Western Oregon Bishop Diana Akiyama, in email comments to ENS, said she was “delighted to have received the federal judge’s decision.” The court, she said, “demonstrated compassion and concern for those in our communities who are hungry and houseless. This is cause for great joy in the church as we continue to care for the ‘least of these’ in our community.”

St. Timothy’s, however, still faces some legal issues. The church and diocese are appealing through state administrative action other restrictions the city of Brookings has tried to place on what it calls the church’s social services, but which Lindley said are “what we call ministries.”

The church provides a variety of resources to people who are often unhoused and have a history of being abused. Lindley said some of them don’t know how to function in many situations because they never were taught how. He noted that, for instance, when someone wants to get a driver’s license, a member of the church’s volunteer team goes with them to help them navigate the process.

St. Timothy’s community response is critical, Lindley said, because there are basically no other services for people in town. While the number of unhoused people has risen in recent years and in 2023 across Oregon was up 8.5 percent from 2022, there is no shelter for them other than one that only operates during three winter months.

In Brookings there is no domestic violence shelter, no public health or mental health services and no transitional housing. The closest behavioral health services are 200 miles away. No one other than St. Timothy’s provides free meals.

Through the church’s Brookings CORE Response team, St. Timothy’s provides showers, a clothing closet, a community garden, a variety of vaccinations and tests including for COVID-19, a place where about 100 people get their mail, and space where people can just get a cup of coffee and talk to others.

The church’s legal advocacy includes the services of on-staff attorney, who Lindley said spends a lot of time helping people get minor convictions expunged so they have better access to housing and jobs. Helping people navigate services under disability insurance is another big task.

Team members also make sure that people are simply treated well when they go to the emergency room or seek medical care. “You’ve got to walk with people,” Lindley said.

Because so many of the people St. Timothy’s sees have suffered abuse or neglect, being their champion is crucial, he said. “Whatever their causes, whatever their needs are, we take an honest assessment, and we walk them through the process.”

Lindley grew up in Brookings and has been a member of St. Timothy’s since he was a child. He was ordained in the park next to the church in 2008 and has served as its vicar ever since. In the winter, he continues his family business fishing for Dungeness crab.

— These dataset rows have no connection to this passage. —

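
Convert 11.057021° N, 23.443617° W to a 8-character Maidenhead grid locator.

HK81gb63

Shift to the Maidenhead origin (180°W, 90°S): lon 156.55638, lat 101.05702.
Field: 156.55638/20 → 7 → H, 101.05702/10 → 10 → K; chars HK.
Square: 16.55638/2 → 8, 1.05702/1 → 1; chars 81.
Subsquare: 0.55638/0.0833333 → 6 → g, 0.05702/0.0416667 → 1 → b; chars gb.
Extended square: 0.05638/0.00833333 → 6, 0.01535/0.00416667 → 3; chars 63.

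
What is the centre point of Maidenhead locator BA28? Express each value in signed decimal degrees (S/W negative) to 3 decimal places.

-81.500, -155.000

Field B=1, A=0: +1·20° lon, +0·10° lat → SW at lon -160°, lat -90°.
Square 2, 8: +2·2° lon, +8·1° lat → SW at lon -156°, lat -82°.
Cell spans 2° lon × 1° lat. Centre is SW corner plus half of each.
latitude -81.500, longitude -155.000.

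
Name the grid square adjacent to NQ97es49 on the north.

Latitude extended square 9; +1 → 10, wraps to 0, carry into subsquare.
Latitude subsquare s = 18; +1 → 19 = t.
The longitude characters are unchanged.

NQ97et40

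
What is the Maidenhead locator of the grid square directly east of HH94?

IH04

Longitude square 9; +1 → 10, wraps to 0, carry into field.
Longitude field H = 7; +1 → 8 = I.
The latitude characters are unchanged.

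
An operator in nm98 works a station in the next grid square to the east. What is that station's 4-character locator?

OM08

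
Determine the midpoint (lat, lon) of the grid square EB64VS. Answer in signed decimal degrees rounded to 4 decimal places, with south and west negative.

Field E=4, B=1: +4·20° lon, +1·10° lat → SW at lon -100°, lat -80°.
Square 6, 4: +6·2° lon, +4·1° lat → SW at lon -88°, lat -76°.
Subsquare v=21, s=18: +21·0.0833333° lon, +18·0.0416667° lat → SW at lon -86.25°, lat -75.25°.
Cell spans 0.0833333° lon × 0.0416667° lat. Centre is SW corner plus half of each.
latitude -75.2292, longitude -86.2083.

-75.2292, -86.2083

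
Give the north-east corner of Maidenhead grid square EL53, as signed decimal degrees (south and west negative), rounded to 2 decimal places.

Field E=4, L=11: +4·20° lon, +11·10° lat → SW at lon -100°, lat 20°.
Square 5, 3: +5·2° lon, +3·1° lat → SW at lon -90°, lat 23°.
Cell spans 2° lon × 1° lat. NE corner is SW corner plus one full cell.
latitude 24.00, longitude -88.00.

24.00, -88.00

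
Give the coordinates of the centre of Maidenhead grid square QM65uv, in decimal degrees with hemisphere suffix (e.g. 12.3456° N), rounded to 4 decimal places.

35.8958° N, 153.7083° E

Field Q=16, M=12: +16·20° lon, +12·10° lat → SW at lon 140°, lat 30°.
Square 6, 5: +6·2° lon, +5·1° lat → SW at lon 152°, lat 35°.
Subsquare u=20, v=21: +20·0.0833333° lon, +21·0.0416667° lat → SW at lon 153.667°, lat 35.875°.
Cell spans 0.0833333° lon × 0.0416667° lat. Centre is SW corner plus half of each.
latitude 35.8958° N, longitude 153.7083° E.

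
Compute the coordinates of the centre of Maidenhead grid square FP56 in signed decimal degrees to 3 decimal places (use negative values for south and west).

66.500, -69.000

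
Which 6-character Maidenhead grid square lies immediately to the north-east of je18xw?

JE28ax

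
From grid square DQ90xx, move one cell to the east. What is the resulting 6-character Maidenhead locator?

EQ00ax

Longitude subsquare x = 23; +1 → 24, wraps to 0 = a, carry into square.
Longitude square 9; +1 → 10, wraps to 0, carry into field.
Longitude field D = 3; +1 → 4 = E.
The latitude characters are unchanged.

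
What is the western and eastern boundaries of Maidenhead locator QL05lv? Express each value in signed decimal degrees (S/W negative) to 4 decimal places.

Field Q=16, L=11: +16·20° lon, +11·10° lat → SW at lon 140°, lat 20°.
Square 0, 5: +0·2° lon, +5·1° lat → SW at lon 140°, lat 25°.
Subsquare l=11, v=21: +11·0.0833333° lon, +21·0.0416667° lat → SW at lon 140.917°, lat 25.875°.
Cell spans 0.0833333° lon × 0.0416667° lat.
west 140.9167, east 141.0000.

140.9167, 141.0000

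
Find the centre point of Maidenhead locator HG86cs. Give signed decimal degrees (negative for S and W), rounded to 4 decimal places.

-23.2292, -23.7917

Field H=7, G=6: +7·20° lon, +6·10° lat → SW at lon -40°, lat -30°.
Square 8, 6: +8·2° lon, +6·1° lat → SW at lon -24°, lat -24°.
Subsquare c=2, s=18: +2·0.0833333° lon, +18·0.0416667° lat → SW at lon -23.8333°, lat -23.25°.
Cell spans 0.0833333° lon × 0.0416667° lat. Centre is SW corner plus half of each.
latitude -23.2292, longitude -23.7917.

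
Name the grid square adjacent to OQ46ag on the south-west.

Longitude subsquare a = 0; −1 → -1, wraps to 23 = x, carry into square.
Longitude square 4; −1 → 3.
Latitude subsquare g = 6; −1 → 5 = f.

OQ36xf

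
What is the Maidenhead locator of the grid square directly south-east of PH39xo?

PH49an

Longitude subsquare x = 23; +1 → 24, wraps to 0 = a, carry into square.
Longitude square 3; +1 → 4.
Latitude subsquare o = 14; −1 → 13 = n.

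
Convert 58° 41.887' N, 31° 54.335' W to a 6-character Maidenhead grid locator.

Offset from 180°W / 90°S: lon 148.0944°, lat 148.6981°.
Field: 148.0944/20 → 7 → H, 148.6981/10 → 14 → O; chars HO.
Square: 8.0944/2 → 4, 8.6981/1 → 8; chars 48.
Subsquare: 0.0944/0.0833333 → 1 → b, 0.6981/0.0416667 → 16 → q; chars bq.

HO48bq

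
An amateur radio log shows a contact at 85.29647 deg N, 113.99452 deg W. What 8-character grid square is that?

DR35ah01

Shift to the Maidenhead origin (180°W, 90°S): lon 66.00548, lat 175.29647.
Field: 66.00548/20 → 3 → D, 175.29647/10 → 17 → R; chars DR.
Square: 6.00548/2 → 3, 5.29647/1 → 5; chars 35.
Subsquare: 0.00548/0.0833333 → 0 → a, 0.29647/0.0416667 → 7 → h; chars ah.
Extended square: 0.00548/0.00833333 → 0, 0.00480/0.00416667 → 1; chars 01.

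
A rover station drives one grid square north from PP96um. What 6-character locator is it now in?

Latitude subsquare m = 12; +1 → 13 = n.
The longitude characters are unchanged.

PP96un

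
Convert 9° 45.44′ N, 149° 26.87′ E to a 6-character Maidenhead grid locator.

QJ49rs

Shift to the Maidenhead origin (180°W, 90°S): lon 329.4478, lat 99.7573.
Field: lon ⌊329.4478/20⌋ = 16 → Q; lat ⌊99.7573/10⌋ = 9 → J.
Square: lon ⌊9.4478/2⌋ = 4; lat ⌊9.7573/1⌋ = 9.
Subsquare: lon ⌊1.4478/0.0833333⌋ = 17 → r; lat ⌊0.7573/0.0416667⌋ = 18 → s.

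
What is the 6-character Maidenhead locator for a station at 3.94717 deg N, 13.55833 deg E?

Add 180° to longitude and 90° to latitude: 193.5583, 93.9472.
Field: 193.5583/20 → 9 → J, 93.9472/10 → 9 → J; chars JJ.
Square: 13.5583/2 → 6, 3.9472/1 → 3; chars 63.
Subsquare: 1.5583/0.0833333 → 18 → s, 0.9472/0.0416667 → 22 → w; chars sw.

JJ63sw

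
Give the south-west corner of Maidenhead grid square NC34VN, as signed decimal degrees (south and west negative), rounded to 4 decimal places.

Field N=13, C=2: +13·20° lon, +2·10° lat → SW at lon 80°, lat -70°.
Square 3, 4: +3·2° lon, +4·1° lat → SW at lon 86°, lat -66°.
Subsquare v=21, n=13: +21·0.0833333° lon, +13·0.0416667° lat → SW at lon 87.75°, lat -65.4583°.
latitude -65.4583, longitude 87.7500.

-65.4583, 87.7500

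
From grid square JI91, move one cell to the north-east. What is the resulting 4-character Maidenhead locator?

KI02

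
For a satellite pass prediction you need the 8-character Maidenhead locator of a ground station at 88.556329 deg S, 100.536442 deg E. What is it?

OA01gk46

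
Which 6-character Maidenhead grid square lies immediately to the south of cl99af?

Latitude subsquare f = 5; −1 → 4 = e.
The longitude characters are unchanged.

CL99ae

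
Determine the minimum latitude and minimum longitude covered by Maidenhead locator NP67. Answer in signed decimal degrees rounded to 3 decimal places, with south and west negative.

67.000, 92.000

Field N=13, P=15: +13·20° lon, +15·10° lat → SW at lon 80°, lat 60°.
Square 6, 7: +6·2° lon, +7·1° lat → SW at lon 92°, lat 67°.
latitude 67.000, longitude 92.000.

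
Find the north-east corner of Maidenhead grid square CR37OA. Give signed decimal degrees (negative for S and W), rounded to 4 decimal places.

87.0417, -132.7500

Field C=2, R=17: +2·20° lon, +17·10° lat → SW at lon -140°, lat 80°.
Square 3, 7: +3·2° lon, +7·1° lat → SW at lon -134°, lat 87°.
Subsquare o=14, a=0: +14·0.0833333° lon, +0·0.0416667° lat → SW at lon -132.833°, lat 87°.
Cell spans 0.0833333° lon × 0.0416667° lat. NE corner is SW corner plus one full cell.
latitude 87.0417, longitude -132.7500.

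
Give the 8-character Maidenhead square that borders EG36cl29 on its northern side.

EG36cm20

Latitude extended square 9; +1 → 10, wraps to 0, carry into subsquare.
Latitude subsquare l = 11; +1 → 12 = m.
The longitude characters are unchanged.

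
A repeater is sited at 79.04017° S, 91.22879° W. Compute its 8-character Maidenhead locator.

EB40jx20

Offset from 180°W / 90°S: lon 88.77121°, lat 10.95983°.
Field (20°×10°, letters A–R): 88.77121/20 → 4 → E, 10.95983/10 → 1 → B; chars EB.
Square (2°×1°, digits 0–9): 8.77121/2 → 4, 0.95983/1 → 0; chars 40.
Subsquare (5′×2.5′, letters a–x): 0.77121/0.0833333 → 9 → j, 0.95983/0.0416667 → 23 → x; chars jx.
Extended square (30″×15″, digits 0–9): 0.02121/0.00833333 → 2, 0.00150/0.00416667 → 0; chars 20.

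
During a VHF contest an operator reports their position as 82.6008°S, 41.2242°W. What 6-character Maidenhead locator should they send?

Add 180° to longitude and 90° to latitude: 138.7758, 7.3992.
Field: lon ⌊138.7758/20⌋ = 6 → G; lat ⌊7.3992/10⌋ = 0 → A.
Square: lon ⌊18.7758/2⌋ = 9; lat ⌊7.3992/1⌋ = 7.
Subsquare: lon ⌊0.7758/0.0833333⌋ = 9 → j; lat ⌊0.3992/0.0416667⌋ = 9 → j.

GA97jj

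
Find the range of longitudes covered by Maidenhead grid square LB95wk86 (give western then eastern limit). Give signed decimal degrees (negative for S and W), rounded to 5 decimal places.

59.90000, 59.90833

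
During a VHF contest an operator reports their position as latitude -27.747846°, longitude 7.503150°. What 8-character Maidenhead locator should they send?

Shift to the Maidenhead origin (180°W, 90°S): lon 187.50315, lat 62.25215.
Field (20°×10°, letters A–R): lon ⌊187.50315/20⌋ = 9 → J; lat ⌊62.25215/10⌋ = 6 → G.
Square (2°×1°, digits 0–9): lon ⌊7.50315/2⌋ = 3; lat ⌊2.25215/1⌋ = 2.
Subsquare (5′×2.5′, letters a–x): lon ⌊1.50315/0.0833333⌋ = 18 → s; lat ⌊0.25215/0.0416667⌋ = 6 → g.
Extended square (30″×15″, digits 0–9): lon ⌊0.00315/0.00833333⌋ = 0; lat ⌊0.00215/0.00416667⌋ = 0.

JG32sg00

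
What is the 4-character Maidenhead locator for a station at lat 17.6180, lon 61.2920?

Shift to the Maidenhead origin (180°W, 90°S): lon 241.29, lat 107.62.
Field (20°×10°, letters A–R): 241.29/20 → 12 → M, 107.62/10 → 10 → K; chars MK.
Square (2°×1°, digits 0–9): 1.29/2 → 0, 7.62/1 → 7; chars 07.

MK07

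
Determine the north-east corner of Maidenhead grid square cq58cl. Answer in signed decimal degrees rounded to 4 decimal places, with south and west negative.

78.5000, -129.7500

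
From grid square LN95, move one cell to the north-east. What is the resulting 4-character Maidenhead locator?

MN06

Longitude square 9; +1 → 10, wraps to 0, carry into field.
Longitude field L = 11; +1 → 12 = M.
Latitude square 5; +1 → 6.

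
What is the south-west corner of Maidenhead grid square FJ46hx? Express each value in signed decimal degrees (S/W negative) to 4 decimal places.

6.9583, -71.4167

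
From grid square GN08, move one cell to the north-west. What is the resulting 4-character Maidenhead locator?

FN99

Longitude square 0; −1 → -1, wraps to 9, carry into field.
Longitude field G = 6; −1 → 5 = F.
Latitude square 8; +1 → 9.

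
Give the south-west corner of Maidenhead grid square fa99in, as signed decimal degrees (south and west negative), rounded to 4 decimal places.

Field F=5, A=0: +5·20° lon, +0·10° lat → SW at lon -80°, lat -90°.
Square 9, 9: +9·2° lon, +9·1° lat → SW at lon -62°, lat -81°.
Subsquare i=8, n=13: +8·0.0833333° lon, +13·0.0416667° lat → SW at lon -61.3333°, lat -80.4583°.
latitude -80.4583, longitude -61.3333.

-80.4583, -61.3333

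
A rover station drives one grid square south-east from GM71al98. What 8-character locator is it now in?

Longitude extended square 9; +1 → 10, wraps to 0, carry into subsquare.
Longitude subsquare a = 0; +1 → 1 = b.
Latitude extended square 8; −1 → 7.

GM71bl07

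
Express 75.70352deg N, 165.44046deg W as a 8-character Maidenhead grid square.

AQ75gq78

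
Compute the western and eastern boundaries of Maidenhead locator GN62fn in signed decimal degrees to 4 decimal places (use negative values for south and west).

Field G=6, N=13: +6·20° lon, +13·10° lat → SW at lon -60°, lat 40°.
Square 6, 2: +6·2° lon, +2·1° lat → SW at lon -48°, lat 42°.
Subsquare f=5, n=13: +5·0.0833333° lon, +13·0.0416667° lat → SW at lon -47.5833°, lat 42.5417°.
Cell spans 0.0833333° lon × 0.0416667° lat.
west -47.5833, east -47.5000.

-47.5833, -47.5000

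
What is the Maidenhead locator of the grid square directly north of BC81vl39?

Latitude extended square 9; +1 → 10, wraps to 0, carry into subsquare.
Latitude subsquare l = 11; +1 → 12 = m.
The longitude characters are unchanged.

BC81vm30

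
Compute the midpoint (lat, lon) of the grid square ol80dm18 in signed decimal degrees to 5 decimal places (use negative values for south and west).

20.53542, 116.26250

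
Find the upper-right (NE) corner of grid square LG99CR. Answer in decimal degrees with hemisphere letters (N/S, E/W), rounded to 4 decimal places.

Field L=11, G=6: +11·20° lon, +6·10° lat → SW at lon 40°, lat -30°.
Square 9, 9: +9·2° lon, +9·1° lat → SW at lon 58°, lat -21°.
Subsquare c=2, r=17: +2·0.0833333° lon, +17·0.0416667° lat → SW at lon 58.1667°, lat -20.2917°.
Cell spans 0.0833333° lon × 0.0416667° lat. NE corner is SW corner plus one full cell.
latitude 20.2500° S, longitude 58.2500° E.

20.2500° S, 58.2500° E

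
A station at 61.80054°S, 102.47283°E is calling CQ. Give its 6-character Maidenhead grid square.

OC18fe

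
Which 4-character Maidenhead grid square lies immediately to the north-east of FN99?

Longitude square 9; +1 → 10, wraps to 0, carry into field.
Longitude field F = 5; +1 → 6 = G.
Latitude square 9; +1 → 10, wraps to 0, carry into field.
Latitude field N = 13; +1 → 14 = O.

GO00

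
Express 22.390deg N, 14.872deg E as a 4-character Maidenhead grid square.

JL72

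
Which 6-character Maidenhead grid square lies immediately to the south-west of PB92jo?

Longitude subsquare j = 9; −1 → 8 = i.
Latitude subsquare o = 14; −1 → 13 = n.

PB92in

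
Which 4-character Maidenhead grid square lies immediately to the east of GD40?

Longitude square 4; +1 → 5.
The latitude characters are unchanged.

GD50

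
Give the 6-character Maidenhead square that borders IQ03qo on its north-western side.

IQ03pp

Longitude subsquare q = 16; −1 → 15 = p.
Latitude subsquare o = 14; +1 → 15 = p.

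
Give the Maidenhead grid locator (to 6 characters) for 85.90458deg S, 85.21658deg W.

Shift to the Maidenhead origin (180°W, 90°S): lon 94.7834, lat 4.0954.
Field (20°×10°, letters A–R): lon ⌊94.7834/20⌋ = 4 → E; lat ⌊4.0954/10⌋ = 0 → A.
Square (2°×1°, digits 0–9): lon ⌊14.7834/2⌋ = 7; lat ⌊4.0954/1⌋ = 4.
Subsquare (5′×2.5′, letters a–x): lon ⌊0.7834/0.0833333⌋ = 9 → j; lat ⌊0.0954/0.0416667⌋ = 2 → c.

EA74jc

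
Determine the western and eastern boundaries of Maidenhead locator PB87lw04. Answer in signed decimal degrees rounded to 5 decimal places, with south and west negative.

136.91667, 136.92500

Field P=15, B=1: +15·20° lon, +1·10° lat → SW at lon 120°, lat -80°.
Square 8, 7: +8·2° lon, +7·1° lat → SW at lon 136°, lat -73°.
Subsquare l=11, w=22: +11·0.0833333° lon, +22·0.0416667° lat → SW at lon 136.917°, lat -72.0833°.
Extended square 0, 4: +0·0.00833333° lon, +4·0.00416667° lat → SW at lon 136.917°, lat -72.0667°.
Cell spans 0.00833333° lon × 0.00416667° lat.
west 136.91667, east 136.92500.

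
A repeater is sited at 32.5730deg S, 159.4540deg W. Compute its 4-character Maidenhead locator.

Shift to the Maidenhead origin (180°W, 90°S): lon 20.55, lat 57.43.
Field: lon ⌊20.55/20⌋ = 1 → B; lat ⌊57.43/10⌋ = 5 → F.
Square: lon ⌊0.55/2⌋ = 0; lat ⌊7.43/1⌋ = 7.

BF07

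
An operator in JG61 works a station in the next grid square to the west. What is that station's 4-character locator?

Longitude square 6; −1 → 5.
The latitude characters are unchanged.

JG51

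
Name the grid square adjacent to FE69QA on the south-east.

Longitude subsquare q = 16; +1 → 17 = r.
Latitude subsquare a = 0; −1 → -1, wraps to 23 = x, carry into square.
Latitude square 9; −1 → 8.

FE68rx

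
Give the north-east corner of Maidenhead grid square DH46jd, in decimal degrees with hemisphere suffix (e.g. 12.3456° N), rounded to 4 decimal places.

Field D=3, H=7: +3·20° lon, +7·10° lat → SW at lon -120°, lat -20°.
Square 4, 6: +4·2° lon, +6·1° lat → SW at lon -112°, lat -14°.
Subsquare j=9, d=3: +9·0.0833333° lon, +3·0.0416667° lat → SW at lon -111.25°, lat -13.875°.
Cell spans 0.0833333° lon × 0.0416667° lat. NE corner is SW corner plus one full cell.
latitude 13.8333° S, longitude 111.1667° W.

13.8333° S, 111.1667° W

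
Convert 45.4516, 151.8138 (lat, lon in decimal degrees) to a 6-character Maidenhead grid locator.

Offset from 180°W / 90°S: lon 331.8138°, lat 135.4516°.
Field (20°×10°, letters A–R): 331.8138/20 → 16 → Q, 135.4516/10 → 13 → N; chars QN.
Square (2°×1°, digits 0–9): 11.8138/2 → 5, 5.4516/1 → 5; chars 55.
Subsquare (5′×2.5′, letters a–x): 1.8138/0.0833333 → 21 → v, 0.4516/0.0416667 → 10 → k; chars vk.

QN55vk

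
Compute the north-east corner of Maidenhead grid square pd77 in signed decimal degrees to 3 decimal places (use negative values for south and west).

-52.000, 136.000

Field P=15, D=3: +15·20° lon, +3·10° lat → SW at lon 120°, lat -60°.
Square 7, 7: +7·2° lon, +7·1° lat → SW at lon 134°, lat -53°.
Cell spans 2° lon × 1° lat. NE corner is SW corner plus one full cell.
latitude -52.000, longitude 136.000.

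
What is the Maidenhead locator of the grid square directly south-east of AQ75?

AQ84

Longitude square 7; +1 → 8.
Latitude square 5; −1 → 4.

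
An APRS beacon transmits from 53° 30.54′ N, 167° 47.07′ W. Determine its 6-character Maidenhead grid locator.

AO63cm

Shift to the Maidenhead origin (180°W, 90°S): lon 12.2155, lat 143.5090.
Field (20°×10°, letters A–R): 12.2155/20 → 0 → A, 143.5090/10 → 14 → O; chars AO.
Square (2°×1°, digits 0–9): 12.2155/2 → 6, 3.5090/1 → 3; chars 63.
Subsquare (5′×2.5′, letters a–x): 0.2155/0.0833333 → 2 → c, 0.5090/0.0416667 → 12 → m; chars cm.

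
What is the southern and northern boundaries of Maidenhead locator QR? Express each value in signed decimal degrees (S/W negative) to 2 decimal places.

Field Q=16, R=17: +16·20° lon, +17·10° lat → SW at lon 140°, lat 80°.
Cell spans 20° lon × 10° lat.
south 80.00, north 90.00.

80.00, 90.00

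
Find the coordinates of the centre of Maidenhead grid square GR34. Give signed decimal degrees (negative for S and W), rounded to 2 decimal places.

84.50, -53.00

Field G=6, R=17: +6·20° lon, +17·10° lat → SW at lon -60°, lat 80°.
Square 3, 4: +3·2° lon, +4·1° lat → SW at lon -54°, lat 84°.
Cell spans 2° lon × 1° lat. Centre is SW corner plus half of each.
latitude 84.50, longitude -53.00.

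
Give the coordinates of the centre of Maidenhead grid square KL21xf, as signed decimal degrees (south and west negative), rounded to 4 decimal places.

21.2292, 25.9583

Field K=10, L=11: +10·20° lon, +11·10° lat → SW at lon 20°, lat 20°.
Square 2, 1: +2·2° lon, +1·1° lat → SW at lon 24°, lat 21°.
Subsquare x=23, f=5: +23·0.0833333° lon, +5·0.0416667° lat → SW at lon 25.9167°, lat 21.2083°.
Cell spans 0.0833333° lon × 0.0416667° lat. Centre is SW corner plus half of each.
latitude 21.2292, longitude 25.9583.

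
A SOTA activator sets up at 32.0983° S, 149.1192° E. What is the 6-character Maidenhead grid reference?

QF47nv

Add 180° to longitude and 90° to latitude: 329.1192, 57.9017.
Field: 329.1192/20 → 16 → Q, 57.9017/10 → 5 → F; chars QF.
Square: 9.1192/2 → 4, 7.9017/1 → 7; chars 47.
Subsquare: 1.1192/0.0833333 → 13 → n, 0.9017/0.0416667 → 21 → v; chars nv.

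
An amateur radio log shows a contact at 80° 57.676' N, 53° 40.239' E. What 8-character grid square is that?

LR60ux00

Shift to the Maidenhead origin (180°W, 90°S): lon 233.67065, lat 170.96127.
Field (20°×10°, letters A–R): 233.67065/20 → 11 → L, 170.96127/10 → 17 → R; chars LR.
Square (2°×1°, digits 0–9): 13.67065/2 → 6, 0.96127/1 → 0; chars 60.
Subsquare (5′×2.5′, letters a–x): 1.67065/0.0833333 → 20 → u, 0.96127/0.0416667 → 23 → x; chars ux.
Extended square (30″×15″, digits 0–9): 0.00398/0.00833333 → 0, 0.00293/0.00416667 → 0; chars 00.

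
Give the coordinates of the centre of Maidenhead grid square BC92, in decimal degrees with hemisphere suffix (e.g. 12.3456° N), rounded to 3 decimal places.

Field B=1, C=2: +1·20° lon, +2·10° lat → SW at lon -160°, lat -70°.
Square 9, 2: +9·2° lon, +2·1° lat → SW at lon -142°, lat -68°.
Cell spans 2° lon × 1° lat. Centre is SW corner plus half of each.
latitude 67.500° S, longitude 141.000° W.

67.500° S, 141.000° W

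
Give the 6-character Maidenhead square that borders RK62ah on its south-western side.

RK52xg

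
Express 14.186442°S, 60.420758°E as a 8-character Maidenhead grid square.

MH05ft05

Add 180° to longitude and 90° to latitude: 240.42076, 75.81356.
Field: lon ⌊240.42076/20⌋ = 12 → M; lat ⌊75.81356/10⌋ = 7 → H.
Square: lon ⌊0.42076/2⌋ = 0; lat ⌊5.81356/1⌋ = 5.
Subsquare: lon ⌊0.42076/0.0833333⌋ = 5 → f; lat ⌊0.81356/0.0416667⌋ = 19 → t.
Extended square: lon ⌊0.00409/0.00833333⌋ = 0; lat ⌊0.02189/0.00416667⌋ = 5.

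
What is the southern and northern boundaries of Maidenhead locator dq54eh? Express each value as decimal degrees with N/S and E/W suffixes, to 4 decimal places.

Field D=3, Q=16: +3·20° lon, +16·10° lat → SW at lon -120°, lat 70°.
Square 5, 4: +5·2° lon, +4·1° lat → SW at lon -110°, lat 74°.
Subsquare e=4, h=7: +4·0.0833333° lon, +7·0.0416667° lat → SW at lon -109.667°, lat 74.2917°.
Cell spans 0.0833333° lon × 0.0416667° lat.
south 74.2917° N, north 74.3333° N.

74.2917° N, 74.3333° N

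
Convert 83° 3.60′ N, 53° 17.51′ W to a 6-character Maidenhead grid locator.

Shift to the Maidenhead origin (180°W, 90°S): lon 126.7082, lat 173.0600.
Field: lon ⌊126.7082/20⌋ = 6 → G; lat ⌊173.0600/10⌋ = 17 → R.
Square: lon ⌊6.7082/2⌋ = 3; lat ⌊3.0600/1⌋ = 3.
Subsquare: lon ⌊0.7082/0.0833333⌋ = 8 → i; lat ⌊0.0600/0.0416667⌋ = 1 → b.

GR33ib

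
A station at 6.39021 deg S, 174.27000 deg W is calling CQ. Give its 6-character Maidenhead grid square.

AI23uo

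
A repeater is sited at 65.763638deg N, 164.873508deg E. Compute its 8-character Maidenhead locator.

Offset from 180°W / 90°S: lon 344.87351°, lat 155.76364°.
Field: 344.87351/20 → 17 → R, 155.76364/10 → 15 → P; chars RP.
Square: 4.87351/2 → 2, 5.76364/1 → 5; chars 25.
Subsquare: 0.87351/0.0833333 → 10 → k, 0.76364/0.0416667 → 18 → s; chars ks.
Extended square: 0.04017/0.00833333 → 4, 0.01364/0.00416667 → 3; chars 43.

RP25ks43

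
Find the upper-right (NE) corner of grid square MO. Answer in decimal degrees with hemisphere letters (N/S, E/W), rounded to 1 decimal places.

Field M=12, O=14: +12·20° lon, +14·10° lat → SW at lon 60°, lat 50°.
Cell spans 20° lon × 10° lat. NE corner is SW corner plus one full cell.
latitude 60.0° N, longitude 80.0° E.

60.0° N, 80.0° E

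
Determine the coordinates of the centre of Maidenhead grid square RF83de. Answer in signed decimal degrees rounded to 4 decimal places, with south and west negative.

Field R=17, F=5: +17·20° lon, +5·10° lat → SW at lon 160°, lat -40°.
Square 8, 3: +8·2° lon, +3·1° lat → SW at lon 176°, lat -37°.
Subsquare d=3, e=4: +3·0.0833333° lon, +4·0.0416667° lat → SW at lon 176.25°, lat -36.8333°.
Cell spans 0.0833333° lon × 0.0416667° lat. Centre is SW corner plus half of each.
latitude -36.8125, longitude 176.2917.

-36.8125, 176.2917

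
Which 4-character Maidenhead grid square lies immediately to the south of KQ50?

KP59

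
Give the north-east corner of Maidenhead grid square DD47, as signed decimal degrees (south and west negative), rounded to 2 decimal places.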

When asked why the city seems so reluctant to help those in need, Lindley said, “There is a lot of civic pride when it comes to our natural beauty, and people shouldn’t be suffering in paradise.” Along with denial, some people just blame others for their own misfortune.

But instead of blaming struggling people, Lindley hopes his fellow citizens would see homelessness, abuse and poverty as society’s failings, not those of the people themselves. And if society has failed them, “It’s my responsibility as a member of society to lift you back up again.”

—Melodie Woerman is a freelance reporter based in Kansas.